Da 5 Bloods – Ben O’Brien
Spike Lee’s latest film, Da 5 Bloods, portrays the moment a group of African American soldiers, crouched round a radio in the Vietnamese jungle, learned about the assassination Martin Luther King Jr. At the same time as these soldiers were being asked to fight for their country in the Vietnam War, the civil rights movement was having to fight against African Americans’ status as second-class citizens at home.
The film is an interesting reminder of the historical disconnect between voting rights and the right – or the requirement – to bear arms in military conflict. It might be thought that the vote and military service went hand in hand; as feminist political philosopher Carole Pateman noted, one argument used against women’s suffrage was that women, once given the vote, would have to fight for their country – and the country would go to military ruin.
Pateman showed how disingenuousness this argument was by pointing out that, decades after they were granted suffrage, women were still not allowed in frontline military combat. Importantly, Lee shows how disingenuous the argument was in the opposite way: African Americans were expected to fight for their country before they were given truly equal voting rights.
Digital life after the pandemic– Elizabeth Reynard
People that think that our digital lifestyle will change for the better after COVID-19 are naïve. I say people – I should substitute this in for my mum’s WhatsApp groups, but I don’t think that Sarah from Terrington has enough time to create multiple inspirational YouTube videos on the subject to be given all the credit. However, many people may have seen the video that was popular a few weeks ago, of a man telling his son the story that ‘Once upon a time there was a virus’ which sets out a lovely, if naively hopeful, vision of the world post-corona. If uplifting, it focuses on the wrong part of our future, choosing to predict a world where we lay down our laptops and embrace our neighbour face to face.

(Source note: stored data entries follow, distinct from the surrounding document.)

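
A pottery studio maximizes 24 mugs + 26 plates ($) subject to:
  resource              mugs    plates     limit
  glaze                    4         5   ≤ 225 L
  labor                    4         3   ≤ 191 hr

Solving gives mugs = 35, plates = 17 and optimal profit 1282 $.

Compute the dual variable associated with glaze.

4

Check each constraint at x*: glaze 225/225 (tight); labor 191/191 (tight).
Dual feasibility on the basic columns requires 4·y_glaze + 4·y_labor = 24, 5·y_glaze + 3·y_labor = 26.
→ y_glaze = 4 and y_labor = 2.
Shadow price of glaze = 4.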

While perhaps ironically appealing to my mum’s WhatsApp groups, who want nothing more than to throw all phones into the nearest river – or so they text each other – if there is one positive that this pandemic has proven, it is how much we can, and should, rely on technology to help us.
Rather than continuing to wax lyrical about how we have learnt to move away from technology, we should be focusing and talking about how it has facilitated a small sense of community in a time where isolation has been the rule of the day. So, as (hopefully) we move slowly out of lockdown, it might be worth – rather than ruing the day that technology invaded our lives forever – to realise how technology has given us the blueprint for a safer and closer future.